Aim: To test the hypothesis that metformin therapy will safely improve markers of liver disease in paediatric non-alcoholic steatohepatitis.
Methods: Single-arm open-label pilot study of metformin 500 mg twice daily for 24 weeks in non-diabetic children with biopsy-proven non-alcoholic steatohepatitis.

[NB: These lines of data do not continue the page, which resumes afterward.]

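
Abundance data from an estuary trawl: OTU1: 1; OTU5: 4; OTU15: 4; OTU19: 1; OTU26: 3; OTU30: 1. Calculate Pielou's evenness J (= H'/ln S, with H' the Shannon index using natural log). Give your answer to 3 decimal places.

Total N = 1+4+4+1+3+1 = 14, so the proportions are 0.07143, 0.28571, 0.28571, 0.07143, 0.21429, 0.07143 (working shown to 5 dp, full precision carried).
H' = −Σ pᵢ ln pᵢ = −((-0.18850) + (-0.35793) + (-0.35793) + (-0.18850) + (-0.33010) + (-0.18850)) = 1.61147.
With S = 6 species, ln S = 1.79176, so J = 1.61147/1.79176 = 0.89938, i.e. 0.899 to 3 decimal places.

0.899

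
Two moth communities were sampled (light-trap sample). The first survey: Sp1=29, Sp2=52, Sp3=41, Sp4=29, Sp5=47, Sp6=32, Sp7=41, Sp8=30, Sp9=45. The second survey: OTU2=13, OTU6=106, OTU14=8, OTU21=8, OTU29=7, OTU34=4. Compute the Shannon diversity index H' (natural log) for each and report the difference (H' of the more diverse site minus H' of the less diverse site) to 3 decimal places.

1.164

The first survey: N=346, proportions 0.08382, 0.15029, 0.1185, 0.08382, 0.13584, 0.09249, 0.1185, 0.08671, 0.13006, giving H' = 2.17454 (working shown to 5 dp, full precision carried).
The second survey: N=146, proportions 0.08904, 0.72603, 0.05479, 0.05479, 0.04795, 0.0274, giving H' = 1.01027.
Difference = |2.17454 − 1.01027| = 1.16427, i.e. 1.164 to 3 decimal places.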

Results: Ten obese children (mean body mass index 30.4) enrolled and completed the trial. Mean alanine aminotransferase and aspartate aminotransferase (AST) improved significantly (P < 0.01) from baseline (184, 114 U/L) to end of treatment (98, 68 U/L). Alanine aminotransferase normalized in 40% and AST normalized in 50% of subjects. Children demonstrated significant improvements in liver fat measured by magnetic resonance spectroscopy (30-23%, P < 0.01); insulin sensitivity measured by quantitative insulin sensitivity check index (0.294-0.310, P < 0.05); and quality of life measured by pediatric quality of life inventory 4.0 (69-81, P < 0.01).
Conclusion: Open-label treatment with metformin for 24 weeks was notable for improvement in liver chemistry, liver fat, insulin sensitivity and quality of life. A large randomized-controlled trial is needed to definitively determine the efficacy of metformin for paediatric non-alcoholic steatohepatitis.